Other WEHI recipients of HHMI grants are:

  • Dr William Heath, who is trying to determine how Plasmodium parasites down-regulate the immune response of their human hosts. Heath and a University of Melbourne colleague, Dr Frank Carbone, are studying the role of dendritic cells, the front-line cells that sense infection. Carbone's work has identified at least two different classes of dendritic cells. One type is located peripherally, in the skin and mucosal surfaces within the body, and appears to transport antigens to a second class of dendritic cells that are stationed at lymph nodes, where they present antigens to visiting T-cells.

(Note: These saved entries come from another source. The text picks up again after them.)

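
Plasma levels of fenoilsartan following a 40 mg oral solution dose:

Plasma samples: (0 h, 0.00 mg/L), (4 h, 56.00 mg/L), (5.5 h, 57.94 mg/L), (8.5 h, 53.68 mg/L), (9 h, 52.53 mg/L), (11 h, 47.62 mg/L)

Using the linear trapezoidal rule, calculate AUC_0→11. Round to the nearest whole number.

Trapezoidal AUC_0→11:
  [0→4]: (0.00+56.00)/2 × 4 = 112.0
  [4→5.5]: (56.00+57.94)/2 × 1.5 = 85.455
  [5.5→8.5]: (57.94+53.68)/2 × 3 = 167.43
  [8.5→9]: (53.68+52.53)/2 × 0.5 = 26.5525
  [9→11]: (52.53+47.62)/2 × 2 = 100.15
  Sum = 491.5875 mg/L·h

AUC = 492 mg/L·h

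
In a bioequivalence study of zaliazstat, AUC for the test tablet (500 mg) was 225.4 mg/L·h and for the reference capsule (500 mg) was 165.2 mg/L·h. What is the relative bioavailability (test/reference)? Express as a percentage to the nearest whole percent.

F_rel = 136%

F_rel = (AUC_test/D_test) / (AUC_ref/D_ref)
      = (225.4/500) / (165.2/500)
      = 0.4508 / 0.3304 = 1.3644 = 136.44%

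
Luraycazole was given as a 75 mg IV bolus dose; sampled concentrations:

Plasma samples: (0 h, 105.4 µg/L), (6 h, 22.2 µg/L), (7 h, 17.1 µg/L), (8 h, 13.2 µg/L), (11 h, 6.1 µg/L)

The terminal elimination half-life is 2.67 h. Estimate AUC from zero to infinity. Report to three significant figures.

Trapezoidal AUC_0→11:
  [0→6]: (105.4+22.2)/2 × 6 = 382.8
  [6→7]: (22.2+17.1)/2 × 1 = 19.65
  [7→8]: (17.1+13.2)/2 × 1 = 15.15
  [8→11]: (13.2+6.1)/2 × 3 = 28.95
  Sum = 446.55 µg/L·h
k_e = ln2 / t½ = 0.693147 / 2.67 = 0.2596 h^-1
Extrapolated tail: C_last / k_e = 6.1 / 0.2596 = 23.498
AUC_0→∞ = 446.55 + 23.498 = 470.048 µg/L·h

AUC = 470 µg/L·h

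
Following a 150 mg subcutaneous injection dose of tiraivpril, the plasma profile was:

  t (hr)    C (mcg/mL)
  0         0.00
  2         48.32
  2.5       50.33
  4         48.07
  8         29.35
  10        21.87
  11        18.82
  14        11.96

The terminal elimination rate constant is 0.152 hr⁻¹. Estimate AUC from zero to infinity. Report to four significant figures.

Trapezoidal AUC_0→14:
  [0→2]: (0.00+48.32)/2 × 2 = 48.32
  [2→2.5]: (48.32+50.33)/2 × 0.5 = 24.6625
  [2.5→4]: (50.33+48.07)/2 × 1.5 = 73.8
  [4→8]: (48.07+29.35)/2 × 4 = 154.84
  [8→10]: (29.35+21.87)/2 × 2 = 51.22
  [10→11]: (21.87+18.82)/2 × 1 = 20.345
  [11→14]: (18.82+11.96)/2 × 3 = 46.17
  Sum = 419.3575 mcg/mL·hr
Extrapolated tail: C_last / k_e = 11.96 / 0.152 = 78.684
AUC_0→∞ = 419.3575 + 78.684 = 498.0415 mcg/mL·hr

AUC = 498.0 mcg/mL·hr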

  • Dr Simon Foote, who now holds a joint appointment as a senior WEHI gene-hunter, and director of the Menzies Research Institute in Hobart, is using mouse models carrying rare mutations that confer protection against malaria to understand how the parasite's hosts animals defend themselves against infection.
  • Dr Brendan Crabb will use his HHMI grant to study surface proteins in the parasite's merozoite stage, which are the prime targets for the host immune response, and thus, leading candidates for incorporation in a malaria vaccine.
  • Dr Gabrielle Belz's HHMI grant will go towards investigating the processes that induce the host's immune system to produce increased numbers of CD8 memory cells, which are the key to the host developing and maintaining immunity to the parasite.